Après deux ans de pandémie, Ignazio Cassis pouvait penser que son année présidentielle allait être celle du retour à la normale. Mais à la fin février, cet espoir vole en éclats: la Russie envahit l’Ukraine et provoque une onde de choc mondiale. La Suisse n’est pas épargnée et, après quelques tergiversations, elle reprend les sanctions de l’Union européenne contre le régime de Vladimir Poutine et les proches du chef du Kremlin.
Le capitaine dans la tempête
C’est le début d’un débat de plusieurs mois sur la neutralité helvétique qui aboutira, en septembre, à l’échec du nouveau concept de neutralité coopérative promu par le chef du Département des Affaires étrangères. C’est également le début d’une série de secousses qui vont ébranler le pays: afflux de dizaines de milliers de réfugiés ukrainiens, hausse du prix du gaz et de l’essence, retour de l’inflation et menace de pénurie énergétique durant l’hiver.
Dans un contexte aussi troublé, le bilan d’Ignazio Cassis est plutôt honorable. “C’était une année extraordinaire. On n’a pas eu le temps de se poser trop de questions. Il fallait aller de l’avant jour après jour et conduire le bateau”, commente le Tessinois. Durant toute l'année, le président a été le capitaine d’un Conseil fédéral pris dans la houle, avec des tensions internes, des affaires et des fuites dans la presse. Autant de tempêtes qu’il a toujours réussi à surmonter.
Gros engagement sur l'Ukraine
Tout au long de sa présidence, Ignazio Cassis s’est énormément profilé sur le dossier ukrainien. Mi-mars déjà, il prend part à une manifestation de soutien à l’Ukraine sur la Place fédérale. En juillet, il organise la conférence de Lugano, qui pose les premiers jalons de la reconstruction de l’ancienne république soviétique. Cerise sur le gâteau, à la mi-octobre, le chef de la diplomatie suisse se rend à Kiev toujours sous les bombes, alors que d’autres chefs d’Etat renoncent à s’y rendre. Son courage est salué.
A l’échec de sa tentative de réformer la neutralité helvétique, Ignazio Cassis oppose un succès: l’entrée de la Confédération au Conseil de sécurité de l’ONU. Initiée en 2011 par Micheline Calmy-Rey, la procédure trouve son épilogue plus de dix ans plus tard, sous la présidence du Tessinois. Dès l’année prochaine et pour deux ans, la Suisse occupera donc l’un des dix sièges de membre non permanent au sein de la plus haute instance exécutive des Nations unies.

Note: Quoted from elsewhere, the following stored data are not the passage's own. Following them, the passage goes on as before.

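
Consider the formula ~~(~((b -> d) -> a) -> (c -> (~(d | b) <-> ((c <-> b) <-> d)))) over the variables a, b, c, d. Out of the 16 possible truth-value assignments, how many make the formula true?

15

  a      b      c      d       (b -> d)  ((b -> d) -> a)  ~((b -> d) -> a)  (d | b)  ~(d | b)  (c <-> b)  ((c <-> b) <-> d)    φ  
False  False  False  False       True         False             True         False     True       True          False         True
False  False  False   True       True         False             True          True    False       True           True         True
False  False   True  False       True         False             True         False     True      False           True         True
False  False   True   True       True         False             True          True    False      False          False         True
False   True  False  False      False          True            False          True    False      False           True         True
False   True  False   True       True         False             True          True    False      False          False         True
False   True   True  False      False          True            False          True    False       True          False         True
False   True   True   True       True         False             True          True    False       True           True        False
 True  False  False  False       True          True            False         False     True       True          False         True
 True  False  False   True       True          True            False          True    False       True           True         True
 True  False   True  False       True          True            False         False     True      False           True         True
 True  False   True   True       True          True            False          True    False      False          False         True
 True   True  False  False      False          True            False          True    False      False           True         True
 True   True  False   True       True          True            False          True    False      False          False         True
 True   True   True  False      False          True            False          True    False       True          False         True
 True   True   True   True       True          True            False          True    False       True           True         True
The formula is true on 15 of the 16 rows.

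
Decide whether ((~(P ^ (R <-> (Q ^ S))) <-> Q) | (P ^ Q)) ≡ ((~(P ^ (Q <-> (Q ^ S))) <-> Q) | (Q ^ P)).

P  Q  R  S  |  φ  ψ
T  T  T  T  |  F  F
T  T  T  F  |  T  T
T  T  F  T  |  T  F
T  T  F  F  |  F  T
T  F  T  T  |  T  T
T  F  T  F  |  T  T
T  F  F  T  |  T  T
T  F  F  F  |  T  T
F  T  T  T  |  T  T
F  T  T  F  |  T  T
F  T  F  T  |  T  T
F  T  F  F  |  T  T
F  F  T  T  |  T  F
F  F  T  F  |  F  T
F  F  F  T  |  F  F
F  F  F  F  |  T  T
The columns differ at P=T, Q=T, R=F, S=T (φ=T, ψ=F), so they are not equivalent.

not equivalent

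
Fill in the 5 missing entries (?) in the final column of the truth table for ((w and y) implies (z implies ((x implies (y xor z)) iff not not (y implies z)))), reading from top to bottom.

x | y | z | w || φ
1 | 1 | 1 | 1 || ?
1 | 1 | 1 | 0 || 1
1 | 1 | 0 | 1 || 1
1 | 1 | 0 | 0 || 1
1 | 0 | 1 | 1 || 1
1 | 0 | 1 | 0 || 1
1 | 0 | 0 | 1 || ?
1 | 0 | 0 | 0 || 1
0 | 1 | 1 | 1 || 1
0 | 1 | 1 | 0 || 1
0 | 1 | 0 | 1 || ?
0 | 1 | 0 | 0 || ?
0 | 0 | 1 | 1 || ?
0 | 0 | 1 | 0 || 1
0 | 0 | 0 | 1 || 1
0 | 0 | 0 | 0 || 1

Row x=1, y=1, z=1, w=1: (w and y) = 1, (z implies ((x implies (y xor z)) iff not not (y implies z))) = 0, so the formula = 0.
Row x=1, y=0, z=0, w=1: (w and y) = 0, (z implies ((x implies (y xor z)) iff not not (y implies z))) = 1, so the formula = 1.
Row x=0, y=1, z=0, w=1: (w and y) = 1, (z implies ((x implies (y xor z)) iff not not (y implies z))) = 1, so the formula = 1.
Row x=0, y=1, z=0, w=0: (w and y) = 0, (z implies ((x implies (y xor z)) iff not not (y implies z))) = 1, so the formula = 1.
Row x=0, y=0, z=1, w=1: (w and y) = 0, (z implies ((x implies (y xor z)) iff not not (y implies z))) = 1, so the formula = 1.

0, 1, 1, 1, 1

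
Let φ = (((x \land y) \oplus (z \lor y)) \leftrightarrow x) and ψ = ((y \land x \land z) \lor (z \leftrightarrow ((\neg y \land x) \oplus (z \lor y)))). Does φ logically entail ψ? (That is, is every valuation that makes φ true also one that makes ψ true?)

no

  x   |   y   |   z   |   φ   |   ψ  
----- | ----- | ----- | ----- | -----
False | False | False |  True |  True
False | False |  True | False |  True
False |  True | False | False | False
False |  True |  True | False |  True
 True | False | False | False | False
 True | False |  True |  True | False
 True |  True | False | False | False
 True |  True |  True | False |  True
At x=True, y=False, z=True we have φ true but ψ false, so φ does not entail ψ.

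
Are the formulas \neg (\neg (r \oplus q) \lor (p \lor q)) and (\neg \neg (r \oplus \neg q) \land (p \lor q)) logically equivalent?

not equivalent

p | q | r || φ | ψ
T | T | T || F | T
T | T | F || F | F
T | F | T || F | F
T | F | F || F | T
F | T | T || F | T
F | T | F || F | F
F | F | T || T | F
F | F | F || F | F
The columns differ at p=T, q=T, r=T (φ=F, ψ=T), so they are not equivalent.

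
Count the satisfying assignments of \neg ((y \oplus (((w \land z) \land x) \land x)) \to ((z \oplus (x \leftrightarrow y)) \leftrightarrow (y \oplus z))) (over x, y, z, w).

4

x  y  z  w  |  φ
F  F  F  F  |  F
F  F  F  T  |  F
F  F  T  F  |  F
F  F  T  T  |  F
F  T  F  F  |  T
F  T  F  T  |  T
F  T  T  F  |  T
F  T  T  T  |  T
T  F  F  F  |  F
T  F  F  T  |  F
T  F  T  F  |  F
T  F  T  T  |  F
T  T  F  F  |  F
T  T  F  T  |  F
T  T  T  F  |  F
T  T  T  T  |  F
The formula is true on 4 of the 16 rows.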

Le récent dégel, certes très timide, du dossier européen est un autre demi-succès à mettre au crédit du conseiller fédéral PLR. Mais tout n’est pas rose, loin s’en faut. En dépit des avancées que la Suisse aurait obtenues sur la protection des salaires et sur la directive sur la citoyenneté européenne, la relation avec l’Union européenne n’a quasi pas évolué depuis l’abandon unilatéral de l’accord-cadre décidé il y a un an et demi par le Conseil fédéral, et le dossier reste embourbé.
Pas de rebond de popularité
Parallèlement à son engagement sur l'Ukraine, Ignazio Cassis a eu de nombreuses occasions de briller à l’international, multipliant les rencontres avec les grands de ce monde comme le pape François, le président français Emmanuel Macron, le chancelier allemand Olaf Scholz ou le roi des Belges. Il a même été l’un des derniers chefs d’Etat à pouvoir s’entretenir avec la reine d’Angleterre. Pourtant, le Tessinois n’a pas su profiter de la lumière offerte par la présidence pour doper sa cote de popularité, comme l’avait fait Guy Parmelin un an plus tôt.
Ignazio Cassis reste ainsi le conseiller fédéral le plus mal noté par la population, que ce soit en termes d’influence ou de popularité, selon le dernier sondage réalisé par l’institut Sotomo pour le compte de la SSR (voir les graphiques ci-dessous). Un classement qui ne lui enlève pas le sens de l’humour, comme il l’avait démontré récemment dans l’émission 52 minutes: “Etre le dernier de la liste, ça signifie que vous ne passez pas inaperçu. (...) Et deuxièmement, je suis quand même dans le top ten…” L'auto-dérision comme remède à l'impopularité?